L’Ordine, da sempre sensibile alla tematica, si impegna attivamente per sensibilizzare la società civile alla cultura della sicurezza. «Noi professionisti e tecnici delle costruzioni – ha continuato Grasso – abbiamo chiaramente una visione più nitida e completa della vulnerabilità degli edifici, dunque sentiamo la responsabilità sociale, lontana da demagogie politiche, di formare e informare la società». Questi i numeri attorno a cui ruota la prevenzione sismica che Grasso ha citato all’inizio dell’incontro: «12milioni sono gli edifici che compongono il patrimonio immobiliare italiano, di cui 11,2 milioni appartengono alle costruzioni civili, mentre 800 mila ad altre destinazioni, quali i capannoni. Il 30 per cento è stato costruito dopo il 1981, e il 10 per cento dopo il 1993, ciò significa che la maggior parte è stato edificato prima dell’entrata in vigore delle norme sismiche. Negli ultimi 40 anni per ricostruire zone terremotate sono stati necessari 145miliardi di euro, invece per mettere in sicurezza il territorio nazionale, secondo una recente stima della Protezione Civile, occorrono 40 miliardi di euro. Una differenza tra prevenire e curare che si commenta da sé».
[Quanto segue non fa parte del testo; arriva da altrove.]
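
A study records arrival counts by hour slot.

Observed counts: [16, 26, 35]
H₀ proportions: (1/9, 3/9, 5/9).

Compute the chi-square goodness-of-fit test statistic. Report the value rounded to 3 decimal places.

test statistic = 7.896

n = 77; E_i = n·p_i = [8.56, 25.67, 42.78]
χ² = (16−8.56)²/8.56 + (26−25.67)²/25.67 + (35−42.78)²/42.78 = 7.8961
df = 2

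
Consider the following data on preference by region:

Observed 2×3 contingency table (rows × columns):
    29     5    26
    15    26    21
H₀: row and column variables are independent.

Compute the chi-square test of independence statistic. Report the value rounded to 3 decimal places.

Row totals [60, 62], col totals [44, 31, 47], n=122
χ² = (29−21.64)²/21.64 + (5−15.25)²/15.25 + (26−23.11)²/23.11 + (15−22.36)²/22.36 + (26−15.75)²/15.75 + (21−23.89)²/23.89 = 19.1846
df = 2

test statistic = 19.185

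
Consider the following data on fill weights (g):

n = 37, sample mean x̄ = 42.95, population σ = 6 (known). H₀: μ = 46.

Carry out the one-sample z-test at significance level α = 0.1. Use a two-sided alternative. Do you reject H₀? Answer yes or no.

reject H₀: yes

SE = σ/√n = 6/√37 = 0.9864
z = (x̄−μ₀)/SE = (42.95−46)/0.9864 = -3.0921
p-value (two-sided) = 0.00199
At α=0.1: p < α → reject H₀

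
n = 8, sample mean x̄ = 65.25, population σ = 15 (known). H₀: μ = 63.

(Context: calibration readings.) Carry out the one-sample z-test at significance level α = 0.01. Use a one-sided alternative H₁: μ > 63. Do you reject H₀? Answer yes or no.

SE = σ/√n = 15/√8 = 5.3033
z = (x̄−μ₀)/SE = (65.25−63)/5.3033 = 0.4243
p-value (one-sided, H₁ greater) = 0.33569
At α=0.01: p ≥ α → fail to reject H₀

reject H₀: no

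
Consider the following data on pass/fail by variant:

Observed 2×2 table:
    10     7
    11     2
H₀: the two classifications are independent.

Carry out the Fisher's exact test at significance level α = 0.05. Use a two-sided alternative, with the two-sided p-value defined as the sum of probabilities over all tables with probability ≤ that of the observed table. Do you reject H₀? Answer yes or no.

reject H₀: no

Margins: r₁=17, r₂=13, c₁=21, c₂=9, n=30
p_obs = C(17,10)·C(13,11)/C(30,21); sum pmf over tables with pmf ≤ p_obs
p-value (two-sided) = 0.22927
At α=0.05: p ≥ α → fail to reject H₀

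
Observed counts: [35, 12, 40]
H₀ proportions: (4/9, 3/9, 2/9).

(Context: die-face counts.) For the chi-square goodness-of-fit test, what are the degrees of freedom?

df = k − 1 = 3 − 1 = 2

degrees of freedom = 2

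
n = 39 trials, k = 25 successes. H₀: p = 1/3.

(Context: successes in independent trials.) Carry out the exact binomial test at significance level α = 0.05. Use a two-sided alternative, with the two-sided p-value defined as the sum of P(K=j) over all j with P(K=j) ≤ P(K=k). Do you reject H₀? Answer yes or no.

Exact binomial: n=39, k=25, p₀=1/3=0.3333
P(X=j) = C(n,j)·p₀^j·(1−p₀)^(n−j); p = Σ P(X=j) over j with P(X=j) ≤ P(X=25)
p-value (two-sided) = 0.00011
At α=0.05: p < α → reject H₀

reject H₀: yes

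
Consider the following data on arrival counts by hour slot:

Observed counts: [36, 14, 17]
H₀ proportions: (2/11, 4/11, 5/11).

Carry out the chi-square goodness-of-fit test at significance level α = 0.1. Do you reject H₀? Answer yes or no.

reject H₀: yes

n = 67; E_i = n·p_i = [12.18, 24.36, 30.45]
χ² = (36−12.18)²/12.18 + (14−24.36)²/24.36 + (17−30.45)²/30.45 = 56.9224
df = 2
p-value (upper-tail) = 0.00000
At α=0.1: p < α → reject H₀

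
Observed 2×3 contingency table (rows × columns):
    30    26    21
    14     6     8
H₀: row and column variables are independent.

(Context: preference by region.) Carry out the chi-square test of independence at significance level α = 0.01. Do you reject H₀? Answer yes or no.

Row totals [77, 28], col totals [44, 32, 29], n=105
χ² = (30−32.27)²/32.27 + (26−23.47)²/23.47 + (21−21.27)²/21.27 + (14−11.73)²/11.73 + (6−8.53)²/8.53 + (8−7.73)²/7.73 = 1.6352
df = 2
p-value (upper-tail) = 0.44149
At α=0.01: p ≥ α → fail to reject H₀

reject H₀: no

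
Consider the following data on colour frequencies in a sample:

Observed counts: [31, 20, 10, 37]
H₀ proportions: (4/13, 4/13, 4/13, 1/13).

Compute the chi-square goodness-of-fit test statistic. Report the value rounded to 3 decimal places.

n = 98; E_i = n·p_i = [30.15, 30.15, 30.15, 7.54]
χ² = (31−30.15)²/30.15 + (20−30.15)²/30.15 + (10−30.15)²/30.15 + (37−7.54)²/7.54 = 132.0536
df = 3

test statistic = 132.054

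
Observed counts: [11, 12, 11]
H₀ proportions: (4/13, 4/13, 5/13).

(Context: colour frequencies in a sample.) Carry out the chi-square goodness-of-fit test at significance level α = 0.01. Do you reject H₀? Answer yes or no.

n = 34; E_i = n·p_i = [10.46, 10.46, 13.08]
χ² = (11−10.46)²/10.46 + (12−10.46)²/10.46 + (11−13.08)²/13.08 = 0.5838
df = 2
p-value (upper-tail) = 0.74683
At α=0.01: p ≥ α → fail to reject H₀

reject H₀: no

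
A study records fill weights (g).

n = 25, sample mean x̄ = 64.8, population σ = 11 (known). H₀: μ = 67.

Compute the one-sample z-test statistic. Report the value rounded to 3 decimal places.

SE = σ/√n = 11/√25 = 2.2000
z = (x̄−μ₀)/SE = (64.8−67)/2.2000 = -1.0000

test statistic = -1.000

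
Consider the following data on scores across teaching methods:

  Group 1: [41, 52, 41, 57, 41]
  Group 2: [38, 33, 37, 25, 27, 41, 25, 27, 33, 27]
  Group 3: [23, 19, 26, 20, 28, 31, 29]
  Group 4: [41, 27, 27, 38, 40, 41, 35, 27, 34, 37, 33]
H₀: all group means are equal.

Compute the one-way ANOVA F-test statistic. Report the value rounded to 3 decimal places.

test statistic = 13.691

Group means [46.40, 31.30, 25.14, 34.55], grand mean 33.364
SSB = Σnᵢ(x̄ᵢ−x̄)² = 1380.752; SSW = ΣΣ(x−x̄ᵢ)² = 974.884
MSB = 1380.752/3 = 460.2506; MSW = 974.884/29 = 33.6167
F = MSB/MSW = 13.6911
df = (3, 29)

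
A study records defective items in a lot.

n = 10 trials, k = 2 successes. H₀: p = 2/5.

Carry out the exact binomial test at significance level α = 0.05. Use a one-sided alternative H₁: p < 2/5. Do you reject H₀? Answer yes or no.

Exact binomial: n=10, k=2, p₀=2/5=0.4000
P(X≤2) from Σ C(n,i)·p₀^i·(1−p₀)^(n−i)
p-value (one-sided, H₁ less) = 0.16729
At α=0.05: p ≥ α → fail to reject H₀

reject H₀: no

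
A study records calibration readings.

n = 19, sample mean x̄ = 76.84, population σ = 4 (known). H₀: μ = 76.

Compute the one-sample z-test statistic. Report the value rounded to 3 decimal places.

SE = σ/√n = 4/√19 = 0.9177
z = (x̄−μ₀)/SE = (76.84−76)/0.9177 = 0.9154

test statistic = 0.915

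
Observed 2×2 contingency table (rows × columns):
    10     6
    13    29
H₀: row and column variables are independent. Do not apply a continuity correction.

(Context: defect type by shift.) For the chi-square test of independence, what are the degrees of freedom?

degrees of freedom = 1

df = (r−1)(c−1) = (2−1)·(2−1) = 1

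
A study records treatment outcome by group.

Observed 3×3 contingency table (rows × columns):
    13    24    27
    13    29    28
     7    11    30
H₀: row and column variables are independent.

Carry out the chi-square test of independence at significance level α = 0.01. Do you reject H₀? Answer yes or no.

Row totals [64, 70, 48], col totals [33, 64, 85], n=182
χ² = (13−11.60)²/11.60 + (24−22.51)²/22.51 + (27−29.89)²/29.89 + (13−12.69)²/12.69 + (29−24.62)²/24.62 + (28−32.69)²/32.69 + (7−8.70)²/8.70 + (11−16.88)²/16.88 + (30−22.42)²/22.42 = 6.9542
df = 4
p-value (upper-tail) = 0.13833
At α=0.01: p ≥ α → fail to reject H₀

reject H₀: no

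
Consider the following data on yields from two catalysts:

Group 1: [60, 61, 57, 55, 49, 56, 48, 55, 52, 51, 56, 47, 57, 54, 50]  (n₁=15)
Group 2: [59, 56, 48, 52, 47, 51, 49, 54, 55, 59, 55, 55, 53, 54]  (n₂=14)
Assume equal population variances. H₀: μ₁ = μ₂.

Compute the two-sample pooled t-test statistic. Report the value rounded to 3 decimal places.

test statistic = 0.345

x̄₁=53.867, s₁=4.240, n₁=15
x̄₂=53.357, s₂=3.671, n₂=14
s_p² = [14·4.240² + 13·3.671²]/27 = 15.8129
SE = √(s_p²·(1/15+1/14)) = 1.4777
t = (53.867−53.357)/1.4777 = 0.3448
df = 27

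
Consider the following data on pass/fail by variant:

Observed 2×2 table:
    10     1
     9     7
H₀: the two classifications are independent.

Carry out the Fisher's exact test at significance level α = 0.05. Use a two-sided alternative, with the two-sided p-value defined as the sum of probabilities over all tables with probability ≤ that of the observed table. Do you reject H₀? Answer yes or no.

Margins: r₁=11, r₂=16, c₁=19, c₂=8, n=27
p_obs = C(11,10)·C(16,9)/C(27,19); sum pmf over tables with pmf ≤ p_obs
p-value (two-sided) = 0.08990
At α=0.05: p ≥ α → fail to reject H₀

reject H₀: no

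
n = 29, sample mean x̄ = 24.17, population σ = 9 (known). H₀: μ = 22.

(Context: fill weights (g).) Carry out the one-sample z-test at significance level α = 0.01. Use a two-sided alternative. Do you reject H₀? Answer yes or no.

reject H₀: no

SE = σ/√n = 9/√29 = 1.6713
z = (x̄−μ₀)/SE = (24.17−22)/1.6713 = 1.2984
p-value (two-sided) = 0.19414
At α=0.01: p ≥ α → fail to reject H₀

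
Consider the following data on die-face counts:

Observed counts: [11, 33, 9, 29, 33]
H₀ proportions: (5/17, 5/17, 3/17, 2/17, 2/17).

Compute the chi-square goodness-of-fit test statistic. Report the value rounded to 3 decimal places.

test statistic = 67.417

n = 115; E_i = n·p_i = [33.82, 33.82, 20.29, 13.53, 13.53]
χ² = (11−33.82)²/33.82 + (33−33.82)²/33.82 + (9−20.29)²/20.29 + (29−13.53)²/13.53 + (33−13.53)²/13.53 = 67.4174
df = 4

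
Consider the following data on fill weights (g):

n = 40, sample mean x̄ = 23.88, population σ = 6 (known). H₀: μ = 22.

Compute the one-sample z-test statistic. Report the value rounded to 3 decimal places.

SE = σ/√n = 6/√40 = 0.9487
z = (x̄−μ₀)/SE = (23.88−22)/0.9487 = 1.9817

test statistic = 1.982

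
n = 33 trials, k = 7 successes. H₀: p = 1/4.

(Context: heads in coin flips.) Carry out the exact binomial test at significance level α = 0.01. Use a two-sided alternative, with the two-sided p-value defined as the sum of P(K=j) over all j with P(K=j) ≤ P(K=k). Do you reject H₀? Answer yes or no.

Exact binomial: n=33, k=7, p₀=1/4=0.2500
P(X=j) = C(n,j)·p₀^j·(1−p₀)^(n−j); p = Σ P(X=j) over j with P(X=j) ≤ P(X=7)
p-value (two-sided) = 0.69295
At α=0.01: p ≥ α → fail to reject H₀

reject H₀: no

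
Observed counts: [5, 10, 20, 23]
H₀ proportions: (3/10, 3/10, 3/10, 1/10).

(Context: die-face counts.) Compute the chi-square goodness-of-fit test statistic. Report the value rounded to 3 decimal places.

test statistic = 63.379

n = 58; E_i = n·p_i = [17.40, 17.40, 17.40, 5.80]
χ² = (5−17.40)²/17.40 + (10−17.40)²/17.40 + (20−17.40)²/17.40 + (23−5.80)²/5.80 = 63.3793
df = 3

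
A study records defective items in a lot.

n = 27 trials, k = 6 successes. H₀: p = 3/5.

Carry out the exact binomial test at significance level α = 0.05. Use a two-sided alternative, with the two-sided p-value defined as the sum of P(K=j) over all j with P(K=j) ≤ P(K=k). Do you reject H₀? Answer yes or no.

Exact binomial: n=27, k=6, p₀=3/5=0.6000
P(X=j) = C(n,j)·p₀^j·(1−p₀)^(n−j); p = Σ P(X=j) over j with P(X=j) ≤ P(X=6)
p-value (two-sided) = 0.00009
At α=0.05: p < α → reject H₀

reject H₀: yes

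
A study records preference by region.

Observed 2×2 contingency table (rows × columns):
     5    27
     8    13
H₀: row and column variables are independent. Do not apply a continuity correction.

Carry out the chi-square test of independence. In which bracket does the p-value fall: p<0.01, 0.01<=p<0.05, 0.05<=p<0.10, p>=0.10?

p-value bracket: 0.05<=p<0.10

Row totals [32, 21], col totals [13, 40], n=53
χ² = (5−7.85)²/7.85 + (27−24.15)²/24.15 + (8−5.15)²/5.15 + (13−15.85)²/15.85 = 3.4583
df = 1
p-value (upper-tail) = 0.06294
→ bracket: 0.05<=p<0.10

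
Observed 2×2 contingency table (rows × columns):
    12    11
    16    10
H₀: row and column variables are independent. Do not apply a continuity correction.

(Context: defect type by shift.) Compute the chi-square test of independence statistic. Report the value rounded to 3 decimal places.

test statistic = 0.437

Row totals [23, 26], col totals [28, 21], n=49
χ² = (12−13.14)²/13.14 + (11−9.86)²/9.86 + (16−14.86)²/14.86 + (10−11.14)²/11.14 = 0.4370
df = 1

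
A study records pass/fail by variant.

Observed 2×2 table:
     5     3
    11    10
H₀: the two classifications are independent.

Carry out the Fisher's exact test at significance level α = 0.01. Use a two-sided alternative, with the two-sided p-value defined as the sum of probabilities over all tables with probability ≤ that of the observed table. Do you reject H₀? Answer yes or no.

reject H₀: no

Margins: r₁=8, r₂=21, c₁=16, c₂=13, n=29
p_obs = C(8,5)·C(21,11)/C(29,16); sum pmf over tables with pmf ≤ p_obs
p-value (two-sided) = 0.69682
At α=0.01: p ≥ α → fail to reject H₀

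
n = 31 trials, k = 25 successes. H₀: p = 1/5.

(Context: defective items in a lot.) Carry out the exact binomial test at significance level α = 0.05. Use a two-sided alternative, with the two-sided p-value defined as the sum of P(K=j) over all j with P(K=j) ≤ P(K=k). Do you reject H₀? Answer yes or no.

Exact binomial: n=31, k=25, p₀=1/5=0.2000
P(X=j) = C(n,j)·p₀^j·(1−p₀)^(n−j); p = Σ P(X=j) over j with P(X=j) ≤ P(X=25)
p-value (two-sided) = 0.00000
At α=0.05: p < α → reject H₀

reject H₀: yes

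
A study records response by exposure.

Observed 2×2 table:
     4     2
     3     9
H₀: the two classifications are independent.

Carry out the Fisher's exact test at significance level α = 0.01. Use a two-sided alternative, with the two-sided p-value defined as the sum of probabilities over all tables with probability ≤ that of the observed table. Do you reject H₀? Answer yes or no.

Margins: r₁=6, r₂=12, c₁=7, c₂=11, n=18
p_obs = C(6,4)·C(12,3)/C(18,7); sum pmf over tables with pmf ≤ p_obs
p-value (two-sided) = 0.14140
At α=0.01: p ≥ α → fail to reject H₀

reject H₀: no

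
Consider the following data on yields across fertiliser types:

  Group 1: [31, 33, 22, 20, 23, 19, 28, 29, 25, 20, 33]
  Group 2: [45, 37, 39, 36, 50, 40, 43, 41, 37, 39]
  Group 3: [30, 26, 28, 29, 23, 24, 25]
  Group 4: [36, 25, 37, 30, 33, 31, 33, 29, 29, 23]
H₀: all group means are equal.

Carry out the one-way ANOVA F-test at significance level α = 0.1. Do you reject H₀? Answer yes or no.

Group means [25.73, 40.70, 26.43, 30.60], grand mean 31.079
SSB = Σnᵢ(x̄ᵢ−x̄)² = 1394.367; SSW = ΣΣ(x−x̄ᵢ)² = 666.396
MSB = 1394.367/3 = 464.7890; MSW = 666.396/34 = 19.5999
F = MSB/MSW = 23.7139
df = (3, 34)
p-value (upper-tail) = 0.00000
At α=0.1: p < α → reject H₀

reject H₀: yes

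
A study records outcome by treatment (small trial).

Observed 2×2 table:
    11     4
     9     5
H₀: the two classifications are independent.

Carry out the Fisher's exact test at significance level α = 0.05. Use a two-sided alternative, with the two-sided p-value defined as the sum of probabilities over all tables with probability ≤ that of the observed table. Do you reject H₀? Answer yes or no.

reject H₀: no

Margins: r₁=15, r₂=14, c₁=20, c₂=9, n=29
p_obs = C(15,11)·C(14,9)/C(29,20); sum pmf over tables with pmf ≤ p_obs
p-value (two-sided) = 0.69985
At α=0.05: p ≥ α → fail to reject H₀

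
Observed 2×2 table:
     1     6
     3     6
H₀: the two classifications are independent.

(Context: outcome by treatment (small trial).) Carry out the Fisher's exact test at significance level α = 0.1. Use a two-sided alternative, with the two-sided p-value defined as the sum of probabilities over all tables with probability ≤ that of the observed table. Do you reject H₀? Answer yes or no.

reject H₀: no

Margins: r₁=7, r₂=9, c₁=4, c₂=12, n=16
p_obs = C(7,1)·C(9,3)/C(16,4); sum pmf over tables with pmf ≤ p_obs
p-value (two-sided) = 0.58462
At α=0.1: p ≥ α → fail to reject H₀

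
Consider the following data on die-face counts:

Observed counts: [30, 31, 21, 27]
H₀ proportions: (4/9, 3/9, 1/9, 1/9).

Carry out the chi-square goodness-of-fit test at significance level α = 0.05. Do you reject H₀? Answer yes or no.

reject H₀: yes

n = 109; E_i = n·p_i = [48.44, 36.33, 12.11, 12.11]
χ² = (30−48.44)²/48.44 + (31−36.33)²/36.33 + (21−12.11)²/12.11 + (27−12.11)²/12.11 = 32.6330
df = 3
p-value (upper-tail) = 0.00000
At α=0.05: p < α → reject H₀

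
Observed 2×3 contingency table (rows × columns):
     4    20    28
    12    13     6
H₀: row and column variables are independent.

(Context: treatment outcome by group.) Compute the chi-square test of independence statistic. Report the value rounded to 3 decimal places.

Row totals [52, 31], col totals [16, 33, 34], n=83
χ² = (4−10.02)²/10.02 + (20−20.67)²/20.67 + (28−21.30)²/21.30 + (12−5.98)²/5.98 + (13−12.33)²/12.33 + (6−12.70)²/12.70 = 15.3922
df = 2

test statistic = 15.392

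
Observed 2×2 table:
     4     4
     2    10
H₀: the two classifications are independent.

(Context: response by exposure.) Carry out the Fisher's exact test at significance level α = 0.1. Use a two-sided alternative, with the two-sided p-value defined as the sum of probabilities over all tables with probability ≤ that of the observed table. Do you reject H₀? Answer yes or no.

Margins: r₁=8, r₂=12, c₁=6, c₂=14, n=20
p_obs = C(8,4)·C(12,2)/C(20,6); sum pmf over tables with pmf ≤ p_obs
p-value (two-sided) = 0.16109
At α=0.1: p ≥ α → fail to reject H₀

reject H₀: no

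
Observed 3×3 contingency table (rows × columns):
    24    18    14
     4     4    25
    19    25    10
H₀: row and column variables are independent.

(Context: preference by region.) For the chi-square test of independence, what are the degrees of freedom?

degrees of freedom = 4

df = (r−1)(c−1) = (3−1)·(3−1) = 4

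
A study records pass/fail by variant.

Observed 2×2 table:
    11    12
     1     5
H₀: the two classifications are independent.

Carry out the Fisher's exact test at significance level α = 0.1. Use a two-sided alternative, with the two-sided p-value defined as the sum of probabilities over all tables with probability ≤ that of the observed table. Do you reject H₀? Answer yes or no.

reject H₀: no

Margins: r₁=23, r₂=6, c₁=12, c₂=17, n=29
p_obs = C(23,11)·C(6,1)/C(29,12); sum pmf over tables with pmf ≤ p_obs
p-value (two-sided) = 0.35439
At α=0.1: p ≥ α → fail to reject H₀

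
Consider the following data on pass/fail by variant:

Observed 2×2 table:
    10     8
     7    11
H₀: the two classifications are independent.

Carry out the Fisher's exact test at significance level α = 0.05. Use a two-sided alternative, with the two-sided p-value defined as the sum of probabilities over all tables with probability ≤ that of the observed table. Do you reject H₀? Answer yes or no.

Margins: r₁=18, r₂=18, c₁=17, c₂=19, n=36
p_obs = C(18,10)·C(18,7)/C(36,17); sum pmf over tables with pmf ≤ p_obs
p-value (two-sided) = 0.50509
At α=0.05: p ≥ α → fail to reject H₀

reject H₀: no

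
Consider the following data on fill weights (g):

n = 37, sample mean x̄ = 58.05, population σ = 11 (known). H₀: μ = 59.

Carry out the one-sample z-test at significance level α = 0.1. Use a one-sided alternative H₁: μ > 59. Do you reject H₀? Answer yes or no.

reject H₀: no

SE = σ/√n = 11/√37 = 1.8084
z = (x̄−μ₀)/SE = (58.05−59)/1.8084 = -0.5253
p-value (one-sided, H₁ greater) = 0.70032
At α=0.1: p ≥ α → fail to reject H₀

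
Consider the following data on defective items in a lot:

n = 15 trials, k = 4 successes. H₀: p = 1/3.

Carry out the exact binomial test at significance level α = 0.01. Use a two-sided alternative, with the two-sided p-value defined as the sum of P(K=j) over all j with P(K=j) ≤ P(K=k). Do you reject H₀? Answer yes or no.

Exact binomial: n=15, k=4, p₀=1/3=0.3333
P(X=j) = C(n,j)·p₀^j·(1−p₀)^(n−j); p = Σ P(X=j) over j with P(X=j) ≤ P(X=4)
p-value (two-sided) = 0.78569
At α=0.01: p ≥ α → fail to reject H₀

reject H₀: no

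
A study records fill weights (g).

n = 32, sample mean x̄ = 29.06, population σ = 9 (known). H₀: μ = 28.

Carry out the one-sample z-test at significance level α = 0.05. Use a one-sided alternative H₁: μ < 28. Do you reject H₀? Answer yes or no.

reject H₀: no

SE = σ/√n = 9/√32 = 1.5910
z = (x̄−μ₀)/SE = (29.06−28)/1.5910 = 0.6663
p-value (one-sided, H₁ less) = 0.74737
At α=0.05: p ≥ α → fail to reject H₀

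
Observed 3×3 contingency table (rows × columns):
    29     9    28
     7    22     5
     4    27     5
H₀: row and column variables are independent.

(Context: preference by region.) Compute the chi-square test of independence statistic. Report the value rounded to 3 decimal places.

Row totals [66, 34, 36], col totals [40, 58, 38], n=136
χ² = (29−19.41)²/19.41 + (9−28.15)²/28.15 + (28−18.44)²/18.44 + (7−10.00)²/10.00 + (22−14.50)²/14.50 + (5−9.50)²/9.50 + (4−10.59)²/10.59 + (27−15.35)²/15.35 + (5−10.06)²/10.06 = 45.1057
df = 4

test statistic = 45.106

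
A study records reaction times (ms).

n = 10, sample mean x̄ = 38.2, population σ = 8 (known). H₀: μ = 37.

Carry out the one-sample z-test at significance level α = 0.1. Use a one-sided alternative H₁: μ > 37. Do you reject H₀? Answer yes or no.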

«Non esiste una ricetta unica per tutti i fabbricati – ha spiegato Luigi Bosco, alla guida della Commissione dell’Ordine “Strutture e Rischio Sismico” che ha organizzato il convegno – un’efficace azione di prevenzione è costituita da tre momenti: conoscenza, miglioramento, ed emergenza. Per ciò che riguarda la prima fase oggi è possibile, con il costo di circa 3-4 euro al metro cubo, vuoto per pieno, individuare il livello del sisma sopportabile da ogni edificio. Uno screening a tappeto di tutti gli immobili, cominciando ovviamente da quelli edificati prima del 1981 - e tra questi dando priorità a scuole e ospedali - consentirà di stabilire una graduatoria di resistenza degli edifici. Oggi le risorse disponibili forse non sono sufficienti, però bisogna programmare e cominciare. Gli interventi di miglioramento invece – ha continuato - potranno essere eseguiti a partire dagli elementi più deboli e dosati in funzione delle risorse disponibili. Professionisti esperti, con l’utilizzo di modeste risorse economiche, riescono ad eliminare difetti gravi di progettazione originaria, conseguendo un elevato grado di miglioramento sismico. In riferimento alla terza fase, infine, si punterà alla progettazione preventiva per la gestione dell’emergenza». Al convegno sono inoltre intervenuti: il sindaco di Catania Raffaele Stancanelli, il presidente della Fondazione dell’Ordine Santi Maria Cascone, il quale ha fatto notare come le emergenze sismica, ambientale ed energetica convergono nell’emergenza generale della riqualificazione della città esistente; il presidente dell’Ordine etneo degli Architetti Luigi Longhitano, il docente dell’Università di Catania Ivo Caliò, il governatore del Distretto Lions Sicilia Antonio Pogliese, i liberi professionisti Nino Russo e Marco Muratore, il segretario della Commissione organizzatrice Filadelfo Tornabene, e il segretario della Fondazione Alfio Grassi.